Bij besluit van 11 november 2020 heeft verweerder opnieuw op het bezwaar van verzoeker beslist.
Overwegingen
1. Op grond van artikel 8:83, derde lid, van de Algemene wet bestuursrecht (Awb) kan de voorzieningenrechter uitspraak doen zonder dat partijen zijn uitgenodigd om op een zitting te verschijnen, indien de voorzieningenrechter kennelijk onbevoegd is of het verzoek kennelijk niet-ontvankelijk, kennelijk ongegrond of kennelijk gegrond is.
2. Op grond van artikel 8:81 van de Awb kan, indien tegen een besluit bij de rechtbank beroep is ingesteld dan wel, voorafgaand aan een mogelijk beroep bij de rechtbank, bezwaar
is gemaakt of administratief beroep is ingesteld, de voorzieningenrechter van de rechtbank die bevoegd is of kan worden in de hoofdzaak, op verzoek een voorlopige voorziening treffen indien onverwijlde spoed, gelet op de betrokken belangen, dat vereist.
3. Naar aanleiding van het bestreden besluit van 11 november 2020 is namens de voorzieningenrechter aan verzoeker gevraagd of hij tegen dat besluit beroep heeft ingediend.
Op 24 november 2020 heeft verzoekers gemachtigde telefonisch medegedeeld dat hij geen beroep heeft ingediend tegen het besluit van 11 november 2020.
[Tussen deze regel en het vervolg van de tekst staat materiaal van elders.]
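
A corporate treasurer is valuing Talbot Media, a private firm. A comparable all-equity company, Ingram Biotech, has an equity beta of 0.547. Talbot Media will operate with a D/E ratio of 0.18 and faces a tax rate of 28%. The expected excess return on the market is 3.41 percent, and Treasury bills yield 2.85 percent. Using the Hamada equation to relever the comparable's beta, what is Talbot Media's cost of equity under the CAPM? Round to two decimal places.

β_L = β_U × [1 + (1 − t)(D/E)] = 0.547 × [1 + (1 − 0.28) × 0.18]
    = 0.547 × [1 + 0.72 × 0.18] = 0.547 × 1.1296 = 0.6179
E(R) = R_f + β_L × MRP = 2.85% + 0.6179 × 3.41% = 4.96%

4.96%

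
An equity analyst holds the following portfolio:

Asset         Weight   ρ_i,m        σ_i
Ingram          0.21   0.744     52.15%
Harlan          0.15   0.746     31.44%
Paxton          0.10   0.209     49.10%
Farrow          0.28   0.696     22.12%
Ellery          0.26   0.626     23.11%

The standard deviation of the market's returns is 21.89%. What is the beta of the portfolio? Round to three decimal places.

β_Ingram = 0.744 × 52.15% / 21.89% = 1.7725
β_Harlan = 0.746 × 31.44% / 21.89% = 1.0715
β_Paxton = 0.209 × 49.10% / 21.89% = 0.4688
β_Farrow = 0.696 × 22.12% / 21.89% = 0.7033
β_Ellery = 0.626 × 23.11% / 21.89% = 0.6609
β_P = Σ w_i β_i = 0.21×1.7725 + 0.15×1.0715 + 0.10×0.4688 + 0.28×0.7033 + 0.26×0.6609 = 0.9486

0.949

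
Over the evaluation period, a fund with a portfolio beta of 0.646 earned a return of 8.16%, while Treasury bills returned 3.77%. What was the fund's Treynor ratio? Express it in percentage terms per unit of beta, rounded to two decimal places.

6.80%

Treynor = (R_P − R_f) / β_P = (8.16% − 3.77%) / 0.6460 = 4.39% / 0.6460 = 6.80%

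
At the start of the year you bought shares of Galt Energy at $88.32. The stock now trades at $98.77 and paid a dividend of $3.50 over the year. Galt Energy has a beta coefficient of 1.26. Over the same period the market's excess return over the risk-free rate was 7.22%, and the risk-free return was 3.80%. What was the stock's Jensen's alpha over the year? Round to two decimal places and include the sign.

+2.90%

Realised HPR = (P1 + D1 − P0) / P0 = (98.77 + 3.50 − 88.32) / 88.32 = 13.95 / 88.32 = 15.7948%
CAPM required = R_f + β·MRP = 3.80% + 1.26 × 7.22% = 12.8972%
α = realised − required = 15.7948% − 12.8972% = +2.90%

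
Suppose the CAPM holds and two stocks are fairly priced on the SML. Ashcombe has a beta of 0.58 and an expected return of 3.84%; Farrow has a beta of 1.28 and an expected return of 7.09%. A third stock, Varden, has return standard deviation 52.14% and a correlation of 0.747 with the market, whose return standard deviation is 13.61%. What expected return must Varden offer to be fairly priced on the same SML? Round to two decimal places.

MRP = (7.09% − 3.84%) / (1.28 − 0.58) = 4.6429%
R_f = 3.84% − 0.58 × 4.6429% = 1.1471%
β_Varden = ρ·σ_i/σ_m = 0.747 × 52.14 / 13.61 = 2.8618
E(R_Varden) = R_f + β × MRP = 1.1471% + 2.8618 × 4.6429% = 14.43%

14.43%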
4. De voorzieningenrechter stelt vast dat er geen beroep is ingediend tegen het besluit van
11 november 2020 en dat er derhalve geen connexe bodemprocedure is. Alleen als dat wel het geval is, kan iemand een verzoek om voorlopige voorziening doen. Het verzoek wordt daarom met toepassing van artikel 8:83, derde lid, van de Awb zonder onderzoek ter zitting niet-ontvankelijk verklaard.
Beslissing
De voorzieningenrechter verklaart het verzoek om voorlopige voorziening niet-ontvankelijk.
Deze uitspraak is gedaan door mr. M. Eversteijn, voorzieningenrechter, in aanwezigheid van mr. E. de Jong, griffier. De beslissing is uitgesproken op 25 november 2020 en zal openbaar worden gemaakt door publicatie op rechtspraak.nl.
De voorzieningenrechter is verhinderd de uitspraak te ondertekenen.
griffier voorzieningenrechter
Afschrift verzonden aan partijen op:
Rechtsmiddel
Tegen deze uitspraak staat geen rechtsmiddel open.